Die Veranstaltung der Bayerischen Akademie der Schönen Künste mit Reiner Kunze, Hans Krieger, Wolfgang Illauer, Peter Horst Neumann, Herbert Rosendorfer und, als Moderator, Albert von Schirnding ist vor wenigen Stunden zu Ende gegangen.
Was dort stattgefunden hat, hätte ich mir in meinen kühnsten Träumen nicht vorzustellen getraut. Ehrlich gesagt rechnete ich mit einer eher mäßigen Beteiligung, nahm auch nur einen mittlerern Stapel des Sehstörungen-Faltblatts, des neuen Faszikels »Rechtschreibreform Eine Bilanz«, das die FDS mit Hilfe einiger Teilnehmer dieses Forums erstellt hat, und 40 Exemplare einer auf die Schnelle zusammengestellten Literaturliste der dort nicht zum Verkauf ausgelegten Bücher von Birken-Bertsch/Markner, Ickler und Krieger mit. Ich mußte zweimal in die Tiefgarage hinunter, um die 8seitige FDS-Information nachzulegen, die »Sehstörungen« waren im Nu weg, die Literaturliste sowieso. Der Verkauf des Kunze-Büchleins, über das ich hier schon laut gemeckert habe, weil es viel zu teuer ist, war sehr lebhaft, die Stückzahl habe ich nicht genau erfahren, so an die 50 dürften es gewesen sein, die Reiner Kunze geduldig signierte, das widerlegt alle meine Befürchtungen, zumal es sich schon um die zweite Auflage handelt.
Es erübrigt sich, in diesem Kreise über den Inhalt dessen zu berichten, das vorgetragen worden ist, es hieße Eulen nach Athen tragen. Neues gab es für unsereins nicht. Kunzes Text wirkt von ihm vorgetragen auf ganz andere Weise eindringlich, als wenn man ihn liest, zumal wenn man sich noch über den hohen Buchpreis ärgert.
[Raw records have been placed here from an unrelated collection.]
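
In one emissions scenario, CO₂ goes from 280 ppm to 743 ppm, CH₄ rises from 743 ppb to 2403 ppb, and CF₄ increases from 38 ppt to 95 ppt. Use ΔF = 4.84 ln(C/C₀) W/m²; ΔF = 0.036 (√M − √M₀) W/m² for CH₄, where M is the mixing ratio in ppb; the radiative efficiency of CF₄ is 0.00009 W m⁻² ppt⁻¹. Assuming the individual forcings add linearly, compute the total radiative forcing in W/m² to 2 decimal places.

CO₂: 4.84 × ln(743/280) = 4.84 × ln(2.65357) = 4.84 × 0.97591 = 4.7234 W/m².
CH₄: 0.036 × (√2403 − √743) = 0.036 × (49.0204 − 27.2580) = 0.036 × 21.7624 = 0.7834 W/m².
CF₄: ΔF = 0.00009 × (95 − 38) = 0.00009 × 57 = 0.0051 W/m².
Total ΔF = 4.7234 + 0.7834 + 0.0051 = 5.5119 W/m².

ΔF = 5.51 W/m²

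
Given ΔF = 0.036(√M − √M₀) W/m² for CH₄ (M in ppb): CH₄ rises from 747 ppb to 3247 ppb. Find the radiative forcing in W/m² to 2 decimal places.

CH₄: 0.036 × (√3247 − √747) = 0.036 × (56.9825 − 27.3313) = 0.036 × 29.6512 = 1.0674 W/m².

ΔF = 1.07 W/m²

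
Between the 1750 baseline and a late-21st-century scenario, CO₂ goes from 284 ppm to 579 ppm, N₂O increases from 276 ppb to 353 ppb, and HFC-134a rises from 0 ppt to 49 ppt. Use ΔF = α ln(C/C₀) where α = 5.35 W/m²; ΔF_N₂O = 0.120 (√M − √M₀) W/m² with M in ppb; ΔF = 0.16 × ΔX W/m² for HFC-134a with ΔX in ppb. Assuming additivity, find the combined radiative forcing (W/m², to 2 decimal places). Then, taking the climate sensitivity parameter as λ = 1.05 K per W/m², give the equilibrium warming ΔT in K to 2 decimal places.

CO₂: 5.35 × ln(579/284) = 5.35 × ln(2.03873) = 5.35 × 0.71233 = 3.8110 W/m².
N₂O: 0.120 × (√353 − √276) = 0.120 × (18.7883 − 16.6132) = 0.120 × 2.1751 = 0.2610 W/m².
HFC-134a: Δ = 49 − 0 = 49 ppt = 0.049 ppb; ΔF = 0.16 × 0.049 = 0.0078 W/m².
Total ΔF = 3.8110 + 0.2610 + 0.0078 = 4.0798 W/m².
ΔT = λ ΔF = 1.05 × 4.08 = 4.2840 K.

ΔF = 4.08 W/m²; ΔT = 4.28 K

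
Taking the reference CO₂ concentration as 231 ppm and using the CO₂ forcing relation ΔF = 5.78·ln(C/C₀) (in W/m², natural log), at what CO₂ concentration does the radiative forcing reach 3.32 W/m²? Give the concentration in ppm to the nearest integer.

Set 5.78 ln(C/231) = 3.32, so ln(C/231) = 3.32/5.78 = 0.57439.
Then C/231 = e^0.57439 = 1.77605, giving C = 231 × 1.77605 = 410.27 ppm.

C ≈ 410 ppm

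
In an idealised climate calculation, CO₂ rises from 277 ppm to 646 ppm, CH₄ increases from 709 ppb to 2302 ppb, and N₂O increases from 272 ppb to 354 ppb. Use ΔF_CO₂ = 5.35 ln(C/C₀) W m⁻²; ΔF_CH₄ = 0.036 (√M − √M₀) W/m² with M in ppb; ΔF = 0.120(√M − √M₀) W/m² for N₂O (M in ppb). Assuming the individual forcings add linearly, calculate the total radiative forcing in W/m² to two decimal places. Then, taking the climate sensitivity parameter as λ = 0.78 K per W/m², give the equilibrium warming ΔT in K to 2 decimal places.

CO₂: 5.35 × ln(646/277) = 5.35 × ln(2.33213) = 5.35 × 0.84678 = 4.5303 W/m².
CH₄: 0.036 × (√2302 − √709) = 0.036 × (47.9792 − 26.6271) = 0.036 × 21.3521 = 0.7687 W/m².
N₂O: 0.120 × (√354 − √272) = 0.120 × (18.8149 − 16.4924) = 0.120 × 2.3225 = 0.2787 W/m².
Total ΔF = 4.5303 + 0.7687 + 0.2787 = 5.5777 W/m².
ΔT = λ ΔF = 0.78 × 5.58 = 4.3524 K.

ΔF = 5.58 W/m²; ΔT = 4.35 K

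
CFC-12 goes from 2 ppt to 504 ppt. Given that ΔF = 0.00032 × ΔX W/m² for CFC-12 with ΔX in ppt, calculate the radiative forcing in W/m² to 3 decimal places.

ΔF = 0.161 W/m²

CFC-12: ΔF = 0.00032 × (504 − 2) = 0.00032 × 502 = 0.1606 W/m².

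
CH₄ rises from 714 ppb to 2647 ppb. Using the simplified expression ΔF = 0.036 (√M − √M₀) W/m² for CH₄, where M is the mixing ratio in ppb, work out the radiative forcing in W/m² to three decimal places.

CH₄: 0.036 × (√2647 − √714) = 0.036 × (51.4490 − 26.7208) = 0.036 × 24.7282 = 0.8902 W/m².

ΔF = 0.890 W/m²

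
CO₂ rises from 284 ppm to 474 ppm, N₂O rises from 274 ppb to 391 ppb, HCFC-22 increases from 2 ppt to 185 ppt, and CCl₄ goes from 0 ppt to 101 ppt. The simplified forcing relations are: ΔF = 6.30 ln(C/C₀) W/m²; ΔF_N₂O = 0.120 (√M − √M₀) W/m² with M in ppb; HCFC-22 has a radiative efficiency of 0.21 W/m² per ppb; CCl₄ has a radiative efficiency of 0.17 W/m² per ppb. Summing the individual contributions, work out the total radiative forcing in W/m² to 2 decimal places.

ΔF = 3.67 W/m²

CO₂: 6.30 × ln(474/284) = 6.30 × ln(1.66901) = 6.30 × 0.51223 = 3.2270 W/m².
N₂O: 0.120 × (√391 − √274) = 0.120 × (19.7737 − 16.5529) = 0.120 × 3.2208 = 0.3865 W/m².
HCFC-22: Δ = 185 − 2 = 183 ppt = 0.183 ppb; ΔF = 0.21 × 0.183 = 0.0384 W/m².
CCl₄: Δ = 101 − 0 = 101 ppt = 0.101 ppb; ΔF = 0.17 × 0.101 = 0.0172 W/m².
Total ΔF = 3.2270 + 0.3865 + 0.0384 + 0.0172 = 3.6691 W/m².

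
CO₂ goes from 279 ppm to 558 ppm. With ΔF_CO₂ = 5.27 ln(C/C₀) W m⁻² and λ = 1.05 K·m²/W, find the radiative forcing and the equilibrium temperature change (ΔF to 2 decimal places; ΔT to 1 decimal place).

CO₂: 5.27 × ln(558/279) = 5.27 × ln(2.00000) = 5.27 × 0.69315 = 3.6529 W/m².
ΔT = λ ΔF = 1.05 × 3.65 = 3.8325 K.

ΔF = 3.65 W/m²; ΔT = 3.8 K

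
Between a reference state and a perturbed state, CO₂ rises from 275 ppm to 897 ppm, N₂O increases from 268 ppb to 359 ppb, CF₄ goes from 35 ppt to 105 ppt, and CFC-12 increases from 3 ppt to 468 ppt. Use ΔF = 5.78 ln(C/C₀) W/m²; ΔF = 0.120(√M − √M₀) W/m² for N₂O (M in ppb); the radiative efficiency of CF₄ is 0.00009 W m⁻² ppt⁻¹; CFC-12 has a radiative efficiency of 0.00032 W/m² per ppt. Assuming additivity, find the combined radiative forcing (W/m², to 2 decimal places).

CO₂: 5.78 × ln(897/275) = 5.78 × ln(3.26182) = 5.78 × 1.18229 = 6.8336 W/m².
N₂O: 0.120 × (√359 − √268) = 0.120 × (18.9473 − 16.3707) = 0.120 × 2.5766 = 0.3092 W/m².
CF₄: ΔF = 0.00009 × (105 − 35) = 0.00009 × 70 = 0.0063 W/m².
CFC-12: ΔF = 0.00032 × (468 − 3) = 0.00032 × 465 = 0.1488 W/m².
Total ΔF = 6.8336 + 0.3092 + 0.0063 + 0.1488 = 7.2979 W/m².

ΔF = 7.30 W/m²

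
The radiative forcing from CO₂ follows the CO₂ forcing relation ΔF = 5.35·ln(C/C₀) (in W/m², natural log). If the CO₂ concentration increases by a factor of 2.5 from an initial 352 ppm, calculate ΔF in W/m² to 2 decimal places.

ΔF = 5.35 × ln(2.5) = 5.35 × 0.91629 = 4.9022 W/m².

ΔF = 4.90 W/m²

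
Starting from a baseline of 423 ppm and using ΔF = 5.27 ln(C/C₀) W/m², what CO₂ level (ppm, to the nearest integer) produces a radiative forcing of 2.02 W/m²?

Set 5.27 ln(C/423) = 2.02, so ln(C/423) = 2.02/5.27 = 0.38330.
Then C/423 = e^0.38330 = 1.46712, giving C = 423 × 1.46712 = 620.59 ppm.

C ≈ 621 ppm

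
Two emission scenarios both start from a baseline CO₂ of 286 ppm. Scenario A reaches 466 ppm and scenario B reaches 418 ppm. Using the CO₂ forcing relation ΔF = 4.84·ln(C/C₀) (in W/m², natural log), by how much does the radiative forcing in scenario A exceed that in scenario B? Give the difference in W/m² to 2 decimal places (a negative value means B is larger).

ΔF_A − ΔF_B = 0.53 W/m²

ΔF_A = 4.84 ln(466/286) = 4.84 × 0.48819 = 2.3628 W/m².
ΔF_B = 4.84 ln(418/286) = 4.84 × 0.37949 = 1.8367 W/m².
Difference: 2.3628 − 1.8367 = 0.5261 W/m².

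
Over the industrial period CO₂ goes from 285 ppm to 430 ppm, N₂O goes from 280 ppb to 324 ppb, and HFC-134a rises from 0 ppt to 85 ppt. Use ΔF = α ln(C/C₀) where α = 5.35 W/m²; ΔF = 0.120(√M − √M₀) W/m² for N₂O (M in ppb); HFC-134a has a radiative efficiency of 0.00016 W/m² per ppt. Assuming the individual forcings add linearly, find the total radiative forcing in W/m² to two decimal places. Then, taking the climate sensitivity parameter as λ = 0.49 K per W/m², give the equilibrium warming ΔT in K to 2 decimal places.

ΔF = 2.37 W/m²; ΔT = 1.16 K

CO₂: 5.35 × ln(430/285) = 5.35 × ln(1.50877) = 5.35 × 0.41129 = 2.2004 W/m².
N₂O: 0.120 × (√324 − √280) = 0.120 × (18.0000 − 16.7332) = 0.120 × 1.2668 = 0.1520 W/m².
HFC-134a: ΔF = 0.00016 × (85 − 0) = 0.00016 × 85 = 0.0136 W/m².
Total ΔF = 2.2004 + 0.1520 + 0.0136 = 2.3660 W/m².
ΔT = λ ΔF = 0.49 × 2.37 = 1.1613 K.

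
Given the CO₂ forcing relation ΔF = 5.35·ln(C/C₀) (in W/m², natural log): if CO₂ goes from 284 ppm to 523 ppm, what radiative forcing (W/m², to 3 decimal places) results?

ΔF = 3.267 W/m²

CO₂: 5.35 × ln(523/284) = 5.35 × ln(1.84155) = 5.35 × 0.61061 = 3.2668 W/m².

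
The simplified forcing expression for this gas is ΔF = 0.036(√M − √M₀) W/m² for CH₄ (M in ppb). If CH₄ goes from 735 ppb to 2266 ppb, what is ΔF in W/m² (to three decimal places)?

ΔF = 0.738 W/m²

CH₄: 0.036 × (√2266 − √735) = 0.036 × (47.6025 − 27.1109) = 0.036 × 20.4916 = 0.7377 W/m².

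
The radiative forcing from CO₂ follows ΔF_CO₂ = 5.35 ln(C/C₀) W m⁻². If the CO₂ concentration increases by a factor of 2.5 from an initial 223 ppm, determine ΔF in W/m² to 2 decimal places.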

Hans Krieger, sonst ein stiller Gast vieler Akademie-Veranstaltungen, entpuppte sich als brillanter, scharfzüngiger und immer streng an der Sachkritik argumentierender Rhetoriker, Wolfgang Illauer überzeugte durch erschreckende Mitteilungen über die Folgen der Reform in der Schulpraxis, auch er kein einziges Mal die Situation übertreibend oder polemisch darstellend, ebenso die anderen Diskussionsteilnehmer.
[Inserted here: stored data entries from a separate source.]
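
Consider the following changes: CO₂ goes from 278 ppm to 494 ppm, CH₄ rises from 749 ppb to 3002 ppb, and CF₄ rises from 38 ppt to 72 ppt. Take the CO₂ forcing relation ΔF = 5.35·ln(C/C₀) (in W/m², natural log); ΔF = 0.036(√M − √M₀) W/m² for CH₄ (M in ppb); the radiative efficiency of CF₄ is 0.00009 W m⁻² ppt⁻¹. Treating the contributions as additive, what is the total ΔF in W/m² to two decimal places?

ΔF = 4.07 W/m²

CO₂: 5.35 × ln(494/278) = 5.35 × ln(1.77698) = 5.35 × 0.57492 = 3.0758 W/m².
CH₄: 0.036 × (√3002 − √749) = 0.036 × (54.7905 − 27.3679) = 0.036 × 27.4226 = 0.9872 W/m².
CF₄: ΔF = 0.00009 × (72 − 38) = 0.00009 × 34 = 0.0031 W/m².
Total ΔF = 3.0758 + 0.9872 + 0.0031 = 4.0661 W/m².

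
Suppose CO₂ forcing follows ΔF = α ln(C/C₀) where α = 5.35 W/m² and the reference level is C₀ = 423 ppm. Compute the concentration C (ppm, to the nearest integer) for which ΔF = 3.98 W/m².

Set 5.35 ln(C/423) = 3.98, so ln(C/423) = 3.98/5.35 = 0.74393.
Then C/423 = e^0.74393 = 2.10419, giving C = 423 × 2.10419 = 890.07 ppm.

C ≈ 890 ppm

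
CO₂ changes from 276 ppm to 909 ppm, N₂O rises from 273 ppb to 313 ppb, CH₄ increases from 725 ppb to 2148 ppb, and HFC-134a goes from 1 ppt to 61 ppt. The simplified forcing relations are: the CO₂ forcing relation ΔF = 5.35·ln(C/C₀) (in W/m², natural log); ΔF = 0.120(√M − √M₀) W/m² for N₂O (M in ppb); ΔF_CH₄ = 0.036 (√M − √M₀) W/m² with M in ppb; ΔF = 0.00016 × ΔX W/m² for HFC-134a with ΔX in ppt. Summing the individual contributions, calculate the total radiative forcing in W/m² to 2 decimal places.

CO₂: 5.35 × ln(909/276) = 5.35 × ln(3.29348) = 5.35 × 1.19194 = 6.3769 W/m².
N₂O: 0.120 × (√313 − √273) = 0.120 × (17.6918 − 16.5227) = 0.120 × 1.1691 = 0.1403 W/m².
CH₄: 0.036 × (√2148 − √725) = 0.036 × (46.3465 − 26.9258) = 0.036 × 19.4207 = 0.6991 W/m².
HFC-134a: ΔF = 0.00016 × (61 − 1) = 0.00016 × 60 = 0.0096 W/m².
Total ΔF = 6.3769 + 0.1403 + 0.6991 + 0.0096 = 7.2259 W/m².

ΔF = 7.23 W/m²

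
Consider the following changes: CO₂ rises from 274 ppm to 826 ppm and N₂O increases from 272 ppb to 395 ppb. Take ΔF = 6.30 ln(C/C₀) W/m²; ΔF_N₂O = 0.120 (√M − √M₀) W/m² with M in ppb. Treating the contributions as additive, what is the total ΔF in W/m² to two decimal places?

ΔF = 7.36 W/m²

CO₂: 6.30 × ln(826/274) = 6.30 × ln(3.01460) = 6.30 × 1.10347 = 6.9519 W/m².
N₂O: 0.120 × (√395 − √272) = 0.120 × (19.8746 − 16.4924) = 0.120 × 3.3822 = 0.4059 W/m².
Total ΔF = 6.9519 + 0.4059 = 7.3578 W/m².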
Für mich völlig überraschend und überwältigend war aber nicht allein der Andrang des Publikums: Bis in den zweiten Raum hinein, von dem aus man das Podium mit den Rednern gar nicht sehen kann, saßen und standen die Leute, und mich erinnerte die Stimmung irgendwie an die aufgewühlten sogenannten »Sit-ins« der 70er Jahre, nur daß ein ganz anderer Menschenschlag hier zusammengekommen war, ganz unterschiedliche Leute, Studenten, Schüler und natürlich auch viele Ältere, und der Gegenstand der Diskussion viel konkreter und deshalb brisanter war, als das, was damals die Teilnehmer solcher Zusammenkünfte bewegte, womit ich der Ernsthaftigkeit vieler damaliger Anliegen sicherlich Unrecht tue. Völlig überrascht und überwältigt bin ich von der Erfahrung, wie sehr das Thema Rechtschreibreform, bei dessen Diskussion man ja manchmal schon das Gefühl bekommen kann, man würde mehr und mehr zu den sektiererischen Sonderlingen gezählt bzw. man predige gegen eine gelangweilte Sandwüste an, wie dieses Thema eine so große Anzahl von Menschen auch heute noch, sechs Jahre nach der angeblich gut gelungenen Einführung, in einem Maße bewegt und empört, wie es eben in den 70er Jahren die verschiedensten gesellschaftlichen Themen getan haben. Ich nehme an vielen Veranstaltungen der Akademie teil, natürlich gibt es dort immer einen ganz ordentlichen Besuch und Beifall, aber eine so geladene Atmosphäre, solche leidenschaftliche Zwischenapplause, habe ich dort in fast 20 Jahren niemals erlebt, und niemals eine so engagierte Diskussion auch mit dem Publikum. Das war wirklich eine Aufbruchsstimmung, die ich niemals für möglich gehalten hätte. Es hat nur noch gefehlt, daß ein Unbesonnener an Rückgrat und Zivilcourage appelliert und zur Stürmung des Kultusministeriums aufgerufen hätte oder zum Marsch auf Mannheim, die wären alle marschiert, und sei es um sich vor den meteorologischen Unbilden des Langen Marsches zu schützen mit Papierhelmen, die sie sich aus der dort ebenfalls aufliegenden »Deutschen Sprachwelt« hätten basteln können, wofür diese Postille ja bestens geeignet wenn nicht geradezu prädestiniert gewesen wäre.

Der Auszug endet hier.